那门不堪重负,轰然倒塌,摔裂在地上,激起漫天灰尘。陈安阳的目光飞快扫过这个不大的土坯房,却没有看见半点人影。
“您在哪里?”陈安阳咳了两声,挥去灰尘问道。
“救……救救我……我在这里……”
陈安阳转过视线,循声望向角落的木桌,通过木桌的遮挡,那是一个不小的盲区。他心感奇怪,抬腿缓缓向旁边挪了两步,视角偏移,一只惨白的手无力地垂放在桌角处。
“我看到了。”陈安阳道。
江茂文道:“你当心。”
陈安阳“嗯”了一声,手指微微蜷缩了一下,他自己都未曾察觉。
老人语气中染上欣喜:“太……太好了!救救我!”
陈安阳回过神来,轻声道:“莫急,我不确定那是你,你动一下。

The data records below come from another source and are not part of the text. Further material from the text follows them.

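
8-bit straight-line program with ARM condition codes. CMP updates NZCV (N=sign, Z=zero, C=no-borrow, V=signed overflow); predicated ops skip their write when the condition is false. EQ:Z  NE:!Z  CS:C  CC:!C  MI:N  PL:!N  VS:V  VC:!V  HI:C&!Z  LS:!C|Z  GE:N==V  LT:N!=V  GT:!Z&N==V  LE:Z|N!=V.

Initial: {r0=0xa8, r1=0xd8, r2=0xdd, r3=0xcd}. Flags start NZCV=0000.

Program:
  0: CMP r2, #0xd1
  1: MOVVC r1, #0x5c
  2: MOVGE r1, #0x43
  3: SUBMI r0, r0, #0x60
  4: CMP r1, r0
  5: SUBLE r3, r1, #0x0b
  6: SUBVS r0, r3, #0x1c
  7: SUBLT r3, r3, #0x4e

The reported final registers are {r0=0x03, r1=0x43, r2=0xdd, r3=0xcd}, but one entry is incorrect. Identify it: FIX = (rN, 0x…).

[0] flags=0010 → (cmp)
[1] flags=0010 VC?T → r1=0x5c
[2] flags=0010 GE?T → r1=0x43
[3] flags=0010 MI?F → skip
[4] flags=1001 → (cmp)
[5] flags=1001 LE?F → skip
[6] flags=1001 VS?T → r0=0xb1
[7] flags=1001 LT?F → skip

FIX = (r0, 0xb1)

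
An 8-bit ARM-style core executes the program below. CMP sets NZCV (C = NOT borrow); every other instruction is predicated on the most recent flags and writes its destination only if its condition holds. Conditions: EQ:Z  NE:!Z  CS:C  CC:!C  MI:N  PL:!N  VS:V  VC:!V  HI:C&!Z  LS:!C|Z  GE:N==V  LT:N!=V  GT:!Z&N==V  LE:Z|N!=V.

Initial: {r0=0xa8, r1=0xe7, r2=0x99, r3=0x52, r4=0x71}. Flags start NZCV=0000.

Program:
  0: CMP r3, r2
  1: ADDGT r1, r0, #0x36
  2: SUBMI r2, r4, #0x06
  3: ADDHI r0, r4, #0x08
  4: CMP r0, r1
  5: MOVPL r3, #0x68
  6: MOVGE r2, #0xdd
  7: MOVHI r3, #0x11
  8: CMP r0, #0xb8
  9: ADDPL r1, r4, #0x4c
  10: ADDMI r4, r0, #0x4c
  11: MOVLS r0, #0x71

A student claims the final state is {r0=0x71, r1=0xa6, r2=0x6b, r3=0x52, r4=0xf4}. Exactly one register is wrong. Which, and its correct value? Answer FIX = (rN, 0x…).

0: ✓ CMP  NZCV=1001
1: ✓ ADDGT  r1←0xde
2: ✓ SUBMI  r2←0x6b
3: · ADDHI
4: ✓ CMP  NZCV=1000
5: · MOVPL
6: · MOVGE
7: · MOVHI
8: ✓ CMP  NZCV=1000
9: · ADDPL
10: ✓ ADDMI  r4←0xf4
11: ✓ MOVLS  r0←0x71

FIX = (r1, 0xde)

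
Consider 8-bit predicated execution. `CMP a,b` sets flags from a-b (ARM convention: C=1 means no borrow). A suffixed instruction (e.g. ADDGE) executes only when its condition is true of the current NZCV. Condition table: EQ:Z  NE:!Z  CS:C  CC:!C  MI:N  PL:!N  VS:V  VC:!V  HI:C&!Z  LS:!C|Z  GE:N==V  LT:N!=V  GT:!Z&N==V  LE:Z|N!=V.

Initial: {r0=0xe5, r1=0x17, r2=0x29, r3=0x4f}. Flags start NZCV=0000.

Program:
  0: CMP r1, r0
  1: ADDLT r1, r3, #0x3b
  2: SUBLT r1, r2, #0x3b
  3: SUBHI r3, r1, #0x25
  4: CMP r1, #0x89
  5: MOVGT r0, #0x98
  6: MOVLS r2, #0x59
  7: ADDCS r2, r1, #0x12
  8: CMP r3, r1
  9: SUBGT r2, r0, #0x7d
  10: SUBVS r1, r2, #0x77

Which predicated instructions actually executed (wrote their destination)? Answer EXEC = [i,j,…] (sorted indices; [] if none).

0: ✓ CMP  NZCV=0000
1: · ADDLT
2: · SUBLT
3: · SUBHI
4: ✓ CMP  NZCV=1001
5: ✓ MOVGT  r0←0x98
6: ✓ MOVLS  r2←0x59
7: · ADDCS
8: ✓ CMP  NZCV=0010
9: ✓ SUBGT  r2←0x1b
10: · SUBVS

EXEC = [5,6,9]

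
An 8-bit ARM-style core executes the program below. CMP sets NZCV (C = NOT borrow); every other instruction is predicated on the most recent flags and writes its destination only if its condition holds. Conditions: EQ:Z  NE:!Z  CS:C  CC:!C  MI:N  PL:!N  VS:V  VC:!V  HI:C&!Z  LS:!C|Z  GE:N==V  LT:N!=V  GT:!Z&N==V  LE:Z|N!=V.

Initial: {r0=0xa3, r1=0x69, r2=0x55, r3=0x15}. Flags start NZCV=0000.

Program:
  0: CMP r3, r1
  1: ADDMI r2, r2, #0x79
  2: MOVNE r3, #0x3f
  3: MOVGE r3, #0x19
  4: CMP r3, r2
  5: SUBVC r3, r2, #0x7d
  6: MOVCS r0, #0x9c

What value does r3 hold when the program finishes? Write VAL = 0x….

0: ✓ CMP  NZCV=1000
1: ✓ ADDMI  r2←0xce
2: ✓ MOVNE  r3←0x3f
3: · MOVGE
4: ✓ CMP  NZCV=0000
5: ✓ SUBVC  r3←0x51
6: · MOVCS

VAL = 0x51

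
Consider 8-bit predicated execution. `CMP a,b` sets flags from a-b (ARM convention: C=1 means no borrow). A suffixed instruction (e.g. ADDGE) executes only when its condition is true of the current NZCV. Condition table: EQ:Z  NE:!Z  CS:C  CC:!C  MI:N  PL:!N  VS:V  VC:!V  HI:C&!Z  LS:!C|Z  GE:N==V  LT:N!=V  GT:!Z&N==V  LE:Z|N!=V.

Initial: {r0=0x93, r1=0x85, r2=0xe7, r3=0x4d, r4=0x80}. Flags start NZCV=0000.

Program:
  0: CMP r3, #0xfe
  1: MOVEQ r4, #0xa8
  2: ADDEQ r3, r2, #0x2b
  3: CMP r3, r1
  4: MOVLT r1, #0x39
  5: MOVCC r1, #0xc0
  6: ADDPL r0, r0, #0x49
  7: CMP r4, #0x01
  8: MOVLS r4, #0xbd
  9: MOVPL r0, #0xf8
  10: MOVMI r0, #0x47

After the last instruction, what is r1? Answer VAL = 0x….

[0] flags=0000 → (cmp)
[1] flags=0000 EQ?F → skip
[2] flags=0000 EQ?F → skip
[3] flags=1001 → (cmp)
[4] flags=1001 LT?F → skip
[5] flags=1001 CC?T → r1=0xc0
[6] flags=1001 PL?F → skip
[7] flags=0011 → (cmp)
[8] flags=0011 LS?F → skip
[9] flags=0011 PL?T → r0=0xf8
[10] flags=0011 MI?F → skip

VAL = 0xc0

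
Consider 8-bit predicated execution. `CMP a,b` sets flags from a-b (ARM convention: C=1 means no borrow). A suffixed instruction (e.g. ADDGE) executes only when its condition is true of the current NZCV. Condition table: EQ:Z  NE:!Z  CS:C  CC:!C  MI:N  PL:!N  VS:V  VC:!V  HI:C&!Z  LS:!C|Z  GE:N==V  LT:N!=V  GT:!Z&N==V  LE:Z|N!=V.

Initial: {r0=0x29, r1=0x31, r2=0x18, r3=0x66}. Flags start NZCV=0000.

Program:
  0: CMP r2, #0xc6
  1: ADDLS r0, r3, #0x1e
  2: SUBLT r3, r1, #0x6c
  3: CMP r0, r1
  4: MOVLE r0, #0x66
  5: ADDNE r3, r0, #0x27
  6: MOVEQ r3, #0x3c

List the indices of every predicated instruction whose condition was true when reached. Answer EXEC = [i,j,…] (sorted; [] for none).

EXEC = [1,4,5]

[0] flags=0000 → (cmp)
[1] flags=0000 LS?T → r0=0x84
[2] flags=0000 LT?F → skip
[3] flags=0011 → (cmp)
[4] flags=0011 LE?T → r0=0x66
[5] flags=0011 NE?T → r3=0x8d
[6] flags=0011 EQ?F → skip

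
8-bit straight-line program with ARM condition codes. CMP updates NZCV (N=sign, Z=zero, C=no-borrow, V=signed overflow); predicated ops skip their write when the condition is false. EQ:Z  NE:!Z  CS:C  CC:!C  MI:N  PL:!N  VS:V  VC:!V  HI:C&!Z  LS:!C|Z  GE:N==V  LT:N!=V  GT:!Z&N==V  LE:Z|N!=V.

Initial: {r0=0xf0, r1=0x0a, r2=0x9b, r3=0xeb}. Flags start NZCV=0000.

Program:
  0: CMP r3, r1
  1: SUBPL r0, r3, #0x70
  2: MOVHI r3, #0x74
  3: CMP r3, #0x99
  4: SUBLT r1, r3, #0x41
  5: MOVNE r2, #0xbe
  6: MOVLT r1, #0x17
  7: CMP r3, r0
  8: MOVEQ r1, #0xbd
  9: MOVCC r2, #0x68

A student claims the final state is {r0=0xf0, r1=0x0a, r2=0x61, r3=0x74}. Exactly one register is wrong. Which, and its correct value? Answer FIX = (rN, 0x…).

[0] flags=1010 → (cmp)
[1] flags=1010 PL?F → skip
[2] flags=1010 HI?T → r3=0x74
[3] flags=1001 → (cmp)
[4] flags=1001 LT?F → skip
[5] flags=1001 NE?T → r2=0xbe
[6] flags=1001 LT?F → skip
[7] flags=1001 → (cmp)
[8] flags=1001 EQ?F → skip
[9] flags=1001 CC?T → r2=0x68

FIX = (r2, 0x68)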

”
“什么意思?”老人怔然,他继续道,“我骨折了,动不了的……”
“是吗。”陈安阳反问。
“是,是的……那些蛮夷,滥杀无辜,屠尽我全家,只剩下我一个人苟存性命……”
闻言,陈安阳弯了眼眸:“你浑身上下都骨折了?那你说话应该挺费劲啊。”
老人一愣:“没……没有。我只是手骨折了……”
“我让你动手了?”陈安阳笑意更深。
这句话的信息量甚为客观。陈安阳甚至不能确定自己看见的这具身体是不是求救之人,而那人却已经默认他看见的是自己的手。看那只手可以辨认出,那人此时应该是背靠着那张桌子,陈安阳没法看见他整个人,他自是也看不见他的。
这是陈安阳下的一个简单至极的套。
“除非……”陈安阳的笑意收敛了,“除非你的头不在你身上。”
沉默,了无生气的沉默。忽然,那个苍老的声音发出几声低笑,越笑越是癫狂,越笑越是大声,那只手连同胳膊“啪嗒”一声掉在地上,接下来是更多的残肢。陈安阳转身夺门便跑。
“陈安阳,听得见吗?”守护神的声音忽然传来,带着惊慌,似乎还有一些微不可查的疲惫,在确定陈安阳没事后长长呼出一口气。
陈安阳重生后第一次听见她的声音,顿时倍感亲切:“我以为你罢工了。现在是什么情况?”
“本身应该是对你的第一个考核。”守护神道,“但情况有点不对,你……”
一条大腿被狠狠砸了过来,陈安阳反应奇快,躲了,那条腿深深嵌入墙中,墙体轰然倒塌,飞了陈安阳一脸黄土。